朝起きた瞬間、足首に針を刺すような痛みが走り、立ち上がることすらできなかった。

最初はねんざかと思った。けれど、あの痛みはそんな生易しいものではなかった。


病院で検査を受けると、医者は静かに言った。

「尿酸値がかなり高いですね。フェブリクを飲みましょう」

その瞬間、自分の中で何かが切り替わった。

体は正直だ。日々の怠けや油断を、帳尻を合わせるように突きつけてくる。


あの痛みは、まるで「体からの最後通告」だった。

それ以来、毎朝フェブリクを一錠飲むことが、私の日課になった。

薬を飲むたびに思う。

この一錠は“痛みを消す薬”ではなく、“自分の慢心を思い出させる錠剤”なのだと。





自分VS脳みそ



人生のほとんどの戦いは、外ではなく内側で起きている。

相手は他人ではなく、自分自身――もっと正確に言えば“脳みそ”だ。


脳は怠ける天才で、いつも言い訳を探している。

「今日はやめておけ」「明日でいい」「一杯くらい大丈夫」

理屈を並べ、都合よく自分を甘やかす。


その声に何度も負けてきた結果が、7月の痛風だった。

体は、サボった心のツケをきっちり取り立てに来た。

それを思えば、フェブリクを飲むという行為は、

“薬を飲む”というより、“自分の弱さを受け入れる儀式”に近い。


だから私は今、「健康とは自分VS脳みその戦い」だと思っている。

自分がどれだけ理屈をこねても、体は真実を知っている。

どんな言い訳も、体には通用しない。





借り物の体



仏教には「空(くう)」という考え方がある。

すべてのものは固定された実体を持たず、関係の中で存在している――という思想だ。

つまり、私たちの体も“自分のもの”ではなく、“一時的に借りているもの”にすぎない。

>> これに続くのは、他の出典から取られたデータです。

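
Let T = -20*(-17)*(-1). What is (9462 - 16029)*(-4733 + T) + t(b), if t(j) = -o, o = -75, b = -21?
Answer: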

そう考えると、健康とは体を長持ちさせる技術ではなく、

借り物を丁寧に扱う態度なのだと思う。


この体は、若い頃のように無茶をしても許してくれない。

飲みすぎれば痛みで抗議し、怠ければ鈍さで知らせてくる。

体は常に正直で、嘘をつかない。

問題は、私たちがそのサインをどこまで聞こうとするかだ。





フェブリクが教えてくれること



人は、痛みを経験して初めて「生きるとは管理すること」だと知る。

健康も、仕事も、感情も――放っておけば崩れる。

私にとってフェブリクは、その“管理”の象徴になった。


だから、時々、フェブリクを飲みながら思う。

この小さな錠剤は、体を守るための薬であると同時に、

自分の“怠け癖”と闘うためのスイッチでもあるのかもしれない。


この数ヶ月、私は自分の中に“もう大丈夫だろう”という油断が生まれるたびに、

あの7月の朝の痛みを思い出すようにしている。

それは苦い記憶ではなく、今を整えるための小さな道標になった。





終わりに



結局、誰よりも私の体は味方であり、最大の敵だ。

その二つが常にせめぎ合いながら、私は今日も生きている。


薬を飲む日々は、敗北の証ではない。

それは、戦い続けるための静かな誓いだ。

そして、いつかこの体を返す日が来たとき、

「いい使い方をした」と笑えたなら、それでいい。